4/15/2012: Wonder Brook Park, Kennebunk ME, Happy Sunday

Happy Sunday. I have lived in Kennebunk 17 years, and I have passed the sign for Wonder Brook Park probably thousands of times. It is, after all, still in the village proper, on Summer Street, which is the main route between Kennebunk and Kennebunkport, and the beaches. It is an unassuming sign that simply says “Wonder Brook Park, Hiking Trails.” I have wondered from time to time what Wonder Brook is all about, and I think we even set out to explore it one afternoon 17 years ago, but got rained out. Yesterday, as part of my Saturday photo-prowl, I decided it was high time for Wonder Brook Park.

I had ulterior motives. Last weekend, at Emmon’s Preserve, I saw more Trout Lily plants, not yet in flower, than I have ever seen in the Maine woods, and I was looking for a place closer to home where I could check to see how they were advancing. I would like to catch the bloom if possible. My instinct was sound. The trails at Wonder Brook lead out through a relatively old pine forest (with some of the biggest Pines I have seen in Maine, like the multi-trunked giant above), caught in an angle between Wonder Brook itself and the Kennebunk River, and, here too, the Trout Lilies were thick on the ground, though nowhere near blooming.

The trails themselves are well marked and maintained, with little bridges over the many streams that feed into Wonder Brook, and split-log walks in the wet places. After about a mile, you come to an overlook on a tidal section of the Kennebunk River (where I saw a Belted Kingfisher), and then the trail turns north along the bluff over the river, providing some views through the trees of the rocky run above the tide’s reach.

I was also on the lookout for birds. I have been following the radar images of the migration and a small wave of birds was promised for Southern Maine this weekend. Evidently it had not crested over Kennebunk by noon yesterday. I saw the Kingfisher, a few Robins, Chickadees, and Titmice…but that was it. I did walk up on a Common Gartersnake crossing the path, who posed nicely for me.

Wonder Brook is amalgamation of Kennebunk Land Trust properties, set aside under conservation easements. I am always impressed at the efforts local Land Trusts in Maine make to open these properties to public enjoyment. The Wonder Brook trail system, with at least 5 miles of trails on various loops, clearly took considerable resources to construct, and must still take considerable resources to maintain.
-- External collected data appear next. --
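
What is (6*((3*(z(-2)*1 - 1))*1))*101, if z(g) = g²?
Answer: 5454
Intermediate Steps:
(6*((3*(z(-2)*1 - 1))*1))*101 = (6*((3*((-2)²*1 - 1))*1))*101 = (6*((3*(4*1 - 1))*1))*101 = (6*((3*(4 - 1))*1))*101 = (6*((3*3)*1))*101 = (6*(9*1))*101 = (6*9)*101 = 54*101 = 5454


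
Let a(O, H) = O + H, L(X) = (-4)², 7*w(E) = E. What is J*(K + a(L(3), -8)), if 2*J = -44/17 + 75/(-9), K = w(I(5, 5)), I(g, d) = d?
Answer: -33977/714 ≈ -47.587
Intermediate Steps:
w(E) = E/7
L(X) = 16
K = 5/7 (K = (⅐)*5 = 5/7 ≈ 0.71429)
a(O, H) = H + O
J = -557/102 (J = (-44/17 + 75/(-9))/2 = (-44*1/17 + 75*(-⅑))/2 = (-44/17 - 25/3)/2 = (½)*(-557/51) = -557/102 ≈ -5.4608)
J*(K + a(L(3), -8)) = -557*(5/7 + (-8 + 16))/102 = -557*(5/7 + 8)/102 = -557/102*61/7 = -33977/714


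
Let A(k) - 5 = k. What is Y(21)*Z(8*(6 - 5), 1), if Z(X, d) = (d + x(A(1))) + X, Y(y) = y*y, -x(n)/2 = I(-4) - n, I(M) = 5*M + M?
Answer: 30429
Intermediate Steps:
A(k) = 5 + k
I(M) = 6*M
x(n) = 48 + 2*n (x(n) = -2*(6*(-4) - n) = -2*(-24 - n) = 48 + 2*n)
Y(y) = y²
Z(X, d) = 60 + X + d (Z(X, d) = (d + (48 + 2*(5 + 1))) + X = (d + (48 + 2*6)) + X = (d + (48 + 12)) + X = (d + 60) + X = (60 + d) + X = 60 + X + d)
Y(21)*Z(8*(6 - 5), 1) = 21²*(60 + 8*(6 - 5) + 1) = 441*(60 + 8*1 + 1) = 441*(60 + 8 + 1) = 441*69 = 30429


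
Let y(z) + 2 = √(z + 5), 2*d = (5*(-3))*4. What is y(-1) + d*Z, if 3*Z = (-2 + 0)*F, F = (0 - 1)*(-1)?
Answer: 20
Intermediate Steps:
F = 1 (F = -1*(-1) = 1)
d = -30 (d = ((5*(-3))*4)/2 = (-15*4)/2 = (½)*(-60) = -30)
y(z) = -2 + √(5 + z) (y(z) = -2 + √(z + 5) = -2 + √(5 + z))
Z = -⅔ (Z = ((-2 + 0)*1)/3 = (-2*1)/3 = (⅓)*(-2) = -⅔ ≈ -0.66667)
y(-1) + d*Z = (-2 + √(5 - 1)) - 30*(-⅔) = (-2 + √4) + 20 = (-2 + 2) + 20 = 0 + 20 = 20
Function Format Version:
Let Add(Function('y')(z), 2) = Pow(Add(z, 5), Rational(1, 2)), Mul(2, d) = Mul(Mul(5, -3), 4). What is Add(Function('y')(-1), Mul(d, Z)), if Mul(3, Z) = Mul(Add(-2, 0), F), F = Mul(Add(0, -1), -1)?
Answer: 20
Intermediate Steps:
F = 1 (F = Mul(-1, -1) = 1)
d = -30 (d = Mul(Rational(1, 2), Mul(Mul(5, -3), 4)) = Mul(Rational(1, 2), Mul(-15, 4)) = Mul(Rational(1, 2), -60) = -30)
Function('y')(z) = Add(-2, Pow(Add(5, z), Rational(1, 2))) (Function('y')(z) = Add(-2, Pow(Add(z, 5), Rational(1, 2))) = Add(-2, Pow(Add(5, z), Rational(1, 2))))
Z = Rational(-2, 3) (Z = Mul(Rational(1, 3), Mul(Add(-2, 0), 1)) = Mul(Rational(1, 3), Mul(-2, 1)) = Mul(Rational(1, 3), -2) = Rational(-2, 3) ≈ -0.66667)
Add(Function('y')(-1), Mul(d, Z)) = Add(Add(-2, Pow(Add(5, -1), Rational(1, 2))), Mul(-30, Rational(-2, 3))) = Add(Add(-2, Pow(4, Rational(1, 2))), 20) = Add(Add(-2, 2), 20) = Add(0, 20) = 20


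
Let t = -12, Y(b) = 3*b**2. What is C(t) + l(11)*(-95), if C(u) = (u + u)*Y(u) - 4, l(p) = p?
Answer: -11417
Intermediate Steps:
C(u) = -4 + 6*u**3 (C(u) = (u + u)*(3*u**2) - 4 = (2*u)*(3*u**2) - 4 = 6*u**3 - 4 = -4 + 6*u**3)
C(t) + l(11)*(-95) = (-4 + 6*(-12)**3) + 11*(-95) = (-4 + 6*(-1728)) - 1045 = (-4 - 10368) - 1045 = -10372 - 1045 = -11417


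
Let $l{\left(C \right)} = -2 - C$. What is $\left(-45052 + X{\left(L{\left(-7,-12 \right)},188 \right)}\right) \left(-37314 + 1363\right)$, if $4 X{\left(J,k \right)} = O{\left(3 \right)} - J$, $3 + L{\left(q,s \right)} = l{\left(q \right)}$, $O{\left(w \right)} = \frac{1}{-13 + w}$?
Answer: $\frac{64787333051}{40} \approx 1.6197 \cdot 10^{9}$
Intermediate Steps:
$L{\left(q,s \right)} = -5 - q$ ($L{\left(q,s \right)} = -3 - \left(2 + q\right) = -5 - q$)
$X{\left(J,k \right)} = - \frac{1}{40} - \frac{J}{4}$ ($X{\left(J,k \right)} = \frac{\frac{1}{-13 + 3} - J}{4} = \frac{\frac{1}{-10} - J}{4} = \frac{- \frac{1}{10} - J}{4} = - \frac{1}{40} - \frac{J}{4}$)
$\left(-45052 + X{\left(L{\left(-7,-12 \right)},188 \right)}\right) \left(-37314 + 1363\right) = \left(-45052 - \left(\frac{1}{40} + \frac{-5 - -7}{4}\right)\right) \left(-37314 + 1363\right) = \left(-45052 - \left(\frac{1}{40} + \frac{-5 + 7}{4}\right)\right) \left(-35951\right) = \left(-45052 - \frac{21}{40}\right) \left(-35951\right) = \left(- \frac{1802101}{40}\right) \left(-35951\right) = \frac{64787333051}{40}$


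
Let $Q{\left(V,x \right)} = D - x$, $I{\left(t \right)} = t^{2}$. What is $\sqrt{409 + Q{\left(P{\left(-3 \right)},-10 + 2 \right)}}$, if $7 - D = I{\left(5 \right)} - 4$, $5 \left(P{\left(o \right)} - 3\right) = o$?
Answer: $\sqrt{403} \approx 20.075$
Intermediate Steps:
$P{\left(o \right)} = 3 + \frac{o}{5}$
$D = -14$ ($D = 7 - \left(5^{2} - 4\right) = 7 - \left(25 - 4\right) = 7 - 21 = -14$)
$Q{\left(V,x \right)} = -14 - x$
$\sqrt{409 + Q{\left(P{\left(-3 \right)},-10 + 2 \right)}} = \sqrt{409 - 6} = \sqrt{403}$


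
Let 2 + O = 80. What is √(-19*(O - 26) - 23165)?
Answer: I*√24153 ≈ 155.41*I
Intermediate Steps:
O = 78 (O = -2 + 80 = 78)
√(-19*(O - 26) - 23165) = √(-19*(78 - 26) - 23165) = √(-19*52 - 23165) = √(-988 - 23165) = √(-24153) = I*√24153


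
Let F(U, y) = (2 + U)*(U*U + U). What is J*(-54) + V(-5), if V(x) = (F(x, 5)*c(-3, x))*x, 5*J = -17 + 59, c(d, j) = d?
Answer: -6768/5 ≈ -1353.6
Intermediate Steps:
J = 42/5 (J = (-17 + 59)/5 = (⅕)*42 = 42/5 ≈ 8.4000)
F(U, y) = (2 + U)*(U + U²) (F(U, y) = (2 + U)*(U² + U) = (2 + U)*(U + U²))
V(x) = -3*x²*(2 + x² + 3*x) (V(x) = ((x*(2 + x² + 3*x))*(-3))*x = (-3*x*(2 + x² + 3*x))*x = -3*x²*(2 + x² + 3*x))
J*(-54) + V(-5) = (42/5)*(-54) + 3*(-5)²*(-2 - 1*(-5)² - 3*(-5)) = -2268/5 + 3*25*(-2 - 1*25 + 15) = -2268/5 + 3*25*(-2 - 25 + 15) = -2268/5 + 3*25*(-12) = -2268/5 - 900 = -6768/5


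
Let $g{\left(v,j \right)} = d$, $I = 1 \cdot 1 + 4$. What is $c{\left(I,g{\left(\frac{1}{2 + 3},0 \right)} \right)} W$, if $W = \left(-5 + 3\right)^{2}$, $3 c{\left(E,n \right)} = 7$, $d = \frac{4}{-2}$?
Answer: $\frac{28}{3} \approx 9.3333$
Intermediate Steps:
$I = 5$ ($I = 1 + 4 = 5$)
$d = -2$ ($d = 4 \left(- \frac{1}{2}\right) = -2$)
$g{\left(v,j \right)} = -2$
$c{\left(E,n \right)} = \frac{7}{3}$ ($c{\left(E,n \right)} = \frac{1}{3} \cdot 7 = \frac{7}{3}$)
$W = 4$ ($W = \left(-2\right)^{2} = 4$)
$c{\left(I,g{\left(\frac{1}{2 + 3},0 \right)} \right)} W = \frac{7}{3} \cdot 4 = \frac{28}{3}$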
Personally, I was delighted to find this pocket experience of the Southern Maine woods right here, right in Kennebunk, only a few miles from my front door. Now that I have found it, I am certain to return on a regular basis. I need to catch those Trout Lilies in bloom for one thing.

And for the Sunday thought. Well, I have to be thankful, when faced with a little gem like Wonder Brook, for spirit of conservation that moves people to set aside some land just to be…to be whatever it is and whatever it will be…with only enough human intrusion to keep people to a trail so the forest itself does not get trampled. I need to be able to get out in the woods, or to hike the Kennebunk Plains, or to walk along the little waterfalls of the Baston River at Emmon’s Preserve, or to stand on the rocks at Parson’s Park along the ocean in Kennebunkport. It is important. As important to me as church. I enjoy corporate worship, and I certainly find God in the praise of his people, but I also find my creator in the woods of Wonder Brook. I am pretty sure I need both to keep my faith a living faith.

And, with such thankful thoughts I am in a forgiving enough mood to overlook the tick I just found attached to my wrist. Another souvenir of my visit to Wonder Brook 🙂

One Comment

  1. Reply
    Ed dombrofski April 17, 2012

    I must agree with your thoughts at our church St Francis by the Sea on Bogue Island off the coats of NC we worship in a beautiful structure that is surrounded by at cathedral of Live Oaks. So we have the outside in. Certainly the best of worship. God in creation and people.